The Associated Press reported Thursday that Michael Truman with the federal Bureau of Prisons indicated in an e-mail that even though the Bush administration proposed cutting $142 million in prison construction, "the Department of Justice and the Bureau of Prisons plan to proceed with the procurement process and are hopeful of being able to award projects" in West Virginia and other states.
Delegate Clif Moore, D-McDowell, said Gov. Joe Manchin will be enlisted in the battle.
"I think it's a slap in the face of the people of McDowell County," Moore said of the White House move. "I think it is imprudent for the Bush administration to attempt to do this to the people of southern West Virginia. I, along with our local, state and national elected officials are working very closely to ensure that the budget remains intact, and the funding for the federal prison in fact becomes a reality for McDowell. We will contact our governor to enlist his aid and support toward ensuring that the federal prison in fact becomes a reality in McDowell County."
Byrd announced last August that the federal Bureau of Prisons had issued the final Record of Decision for the medium-security facility to be built at the Indian Ridge Industrial Park in Welch, near the McDowell and Wyoming County line. The project is expected to create more than 330 new jobs, and pump millions of dollars annually into the economy of McDowell County.
Byrd said the Record of Decision was the final step in the environmental review process, clearing the way for the BOP to proceed with the project.
"It is incredibly short-sighted for the White House to try to erase those dollars just as we get ready for construction," Byrd said. "This project is a win-win for the nation and for West Virginia. The United States, like it or not, needs more prison space. Prisons are overcrowded. Inmate populations are expected to continue to climb. McDowell County wants this facility for the new jobs and the new investments that will accompany it."
Urps said construction was set to begin this summer on the federal prison.
"We certainly worked toward their specs, and we as a commission have done exactly what they wanted in terms of developing the site," Urps said. "And according to the Federal Bureau of Prison people, this was the best site they've ever been offered."
Byrd said he plans to enlist the aid of a very powerful group of Republicans and Democrats in fighting Bush.
"The West Virginia lawmaker is working with Republican Thad Cochran of Mississippi, who chairs the Senate Appropriations Committee, Republican Sen.
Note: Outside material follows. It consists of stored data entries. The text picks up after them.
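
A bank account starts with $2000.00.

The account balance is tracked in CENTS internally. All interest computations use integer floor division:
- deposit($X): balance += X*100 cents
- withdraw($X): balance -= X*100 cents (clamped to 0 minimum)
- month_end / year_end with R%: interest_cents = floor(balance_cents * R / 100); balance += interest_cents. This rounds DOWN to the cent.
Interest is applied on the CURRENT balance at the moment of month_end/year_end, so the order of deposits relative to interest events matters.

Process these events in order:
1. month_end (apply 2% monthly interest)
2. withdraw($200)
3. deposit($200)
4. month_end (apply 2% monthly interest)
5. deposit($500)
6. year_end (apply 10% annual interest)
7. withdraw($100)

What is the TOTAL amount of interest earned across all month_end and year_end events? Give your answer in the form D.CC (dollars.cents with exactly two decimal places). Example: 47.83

After 1 (month_end (apply 2% monthly interest)): balance=$2040.00 total_interest=$40.00
After 2 (withdraw($200)): balance=$1840.00 total_interest=$40.00
After 3 (deposit($200)): balance=$2040.00 total_interest=$40.00
After 4 (month_end (apply 2% monthly interest)): balance=$2080.80 total_interest=$80.80
After 5 (deposit($500)): balance=$2580.80 total_interest=$80.80
After 6 (year_end (apply 10% annual interest)): balance=$2838.88 total_interest=$338.88
After 7 (withdraw($100)): balance=$2738.88 total_interest=$338.88

Answer: 338.88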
Richard Shelby of Alabama, Democratic Sen. Barbara Mikulski of Maryland, and Republican Sen. Judd Gregg of New Hampshire, who chairs the Senate Budget Committee," a press release Thursday said.
The decision by the Bush administration to eliminate the federal funding comes on the eve of a day when county officials were planning to celebrate the official opening of a second state correctional center in Welch. The ribbon cutting ceremony for the new Stevens Correctional Center is scheduled for 4 p.m. today. Rahall, and other local, state and federal officials, are scheduled to attend.